Saul Niguez w końcu doceniony

Saul Niguez
Obserwuj nas w
Pressfocus Na zdjęciu: Saul Niguez

Saul Niguez to bez wątpienia jeden z największych niewypałów transferowych, nie tylko w Anglii, ale również i w Europie. Hiszpański pomocnik Chelsea FC z bardzo dobrej strony pokazał się jednak w rywalizacji w 1/2 finału Carabao Cup z Tottenhamem Hotspur. Po meczu zebrał zasłużone pochwały od menedżera Thomasa Tuchela.
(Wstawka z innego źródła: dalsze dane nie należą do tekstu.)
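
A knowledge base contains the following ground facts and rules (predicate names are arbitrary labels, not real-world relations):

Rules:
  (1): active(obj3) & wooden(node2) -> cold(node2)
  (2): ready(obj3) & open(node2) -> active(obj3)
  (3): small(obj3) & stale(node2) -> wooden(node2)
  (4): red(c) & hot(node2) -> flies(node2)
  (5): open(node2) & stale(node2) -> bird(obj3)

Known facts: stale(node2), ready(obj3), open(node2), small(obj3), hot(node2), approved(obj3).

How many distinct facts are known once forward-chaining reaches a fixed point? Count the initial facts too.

10

Round 1 — (2), (3), (5), derive active(obj3), wooden(node2), bird(obj3).
Round 2 — (1), derive cold(node2).
Closure: {active(obj3), approved(obj3), bird(obj3), cold(node2), hot(node2), open(node2), ready(obj3), small(obj3), stale(node2), wooden(node2)} — 10 facts.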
  • Saul Niguez zaliczył znakomity występ w rywalizacji z Tottenhamem Hotspur
  • Zadowolony z jego gry był menedżer Thomas Tuchel
  • – To mecz być dla niego krok do przodu – skomentował niemiecki szkoleniowiec

Chybiony transfer

19-krotny reprezentant Hiszpanii został wypożyczony z Atletico Madryt do Chelsea FC w ostatnich godzinach letniego okna transferowego. Stąd też jego początkowe problemy tłumaczono procesem aklimatyzacji i koniecznością przestawienia się na nowy sposób gry. Czas jednak leciał, a Saul w dalszym ciągu nie mógł odnaleźć się w Londynie. Do tej pory, 27-latek wystąpił w 12 meczach The Blues, z czego w zaledwie dwóch przebywał na boisku przez 90 minut. Nie zdobył jeszcze bramki, nie zaliczył również asysty. Nic dziwnego zatem, że na Stamford Brigde głośno zaczęto przebąkiwać o tym, że 6-krotni mistrzowie Anglii już zimą zrezygnują z jego usług.
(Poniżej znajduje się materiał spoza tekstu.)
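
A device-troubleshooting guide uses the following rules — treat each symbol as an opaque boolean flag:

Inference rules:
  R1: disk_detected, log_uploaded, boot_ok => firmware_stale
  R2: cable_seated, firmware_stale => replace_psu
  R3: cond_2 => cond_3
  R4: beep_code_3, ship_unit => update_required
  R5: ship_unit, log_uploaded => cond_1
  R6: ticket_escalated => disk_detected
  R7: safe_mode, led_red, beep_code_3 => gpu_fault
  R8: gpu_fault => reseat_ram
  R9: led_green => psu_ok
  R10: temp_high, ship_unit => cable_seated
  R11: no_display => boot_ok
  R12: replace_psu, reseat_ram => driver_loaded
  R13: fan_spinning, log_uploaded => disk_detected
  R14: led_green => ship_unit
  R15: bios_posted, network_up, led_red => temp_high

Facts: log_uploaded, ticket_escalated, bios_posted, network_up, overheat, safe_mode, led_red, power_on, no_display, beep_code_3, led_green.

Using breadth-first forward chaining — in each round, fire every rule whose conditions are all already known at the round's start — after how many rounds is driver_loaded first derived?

Round 1 fires R6, R7, R9, R11, R14, R15, giving disk_detected, gpu_fault, psu_ok, boot_ok, ship_unit, temp_high.
Round 2 fires R1, R4, R5, R8, R10, giving firmware_stale, update_required, cond_1, reseat_ram, cable_seated.
Round 3 fires R2, giving replace_psu.
Round 4 fires R12, giving driver_loaded.
driver_loaded first appears in round 4.

4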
Epidemia koronawirusa w drużynie Chelsea FC sprawiła jednak, że w rywalizacji w 1/2 finału Carabo Cup z Tottenhamem Hotspur sprawiła jednak, że Thomas Tuchel, chcąc nie chcąc, musiał skorzystać z usług Saula. Zaważyła na tym nieobecność N`Golo Kante, który także zaraził się koronawirusem. I trzeba przyznać, że gracz wypożyczony z Atletico, był jedną z wyróżniających się postaci w rywalizacji z Kogutami.

Przeczytaj również: Tottenham rozdał prezenty, Chelsea bliżej finału [WIDEO]

Krok do przodu Saula

Zrobił ogromny krok do przodu – skomentował jego występ niemiecki menedżer. – Przetrawił swoje doświadczenia tutaj, kiedy szło mu zdecydowanie gorzej, aniżeli oczekiwał.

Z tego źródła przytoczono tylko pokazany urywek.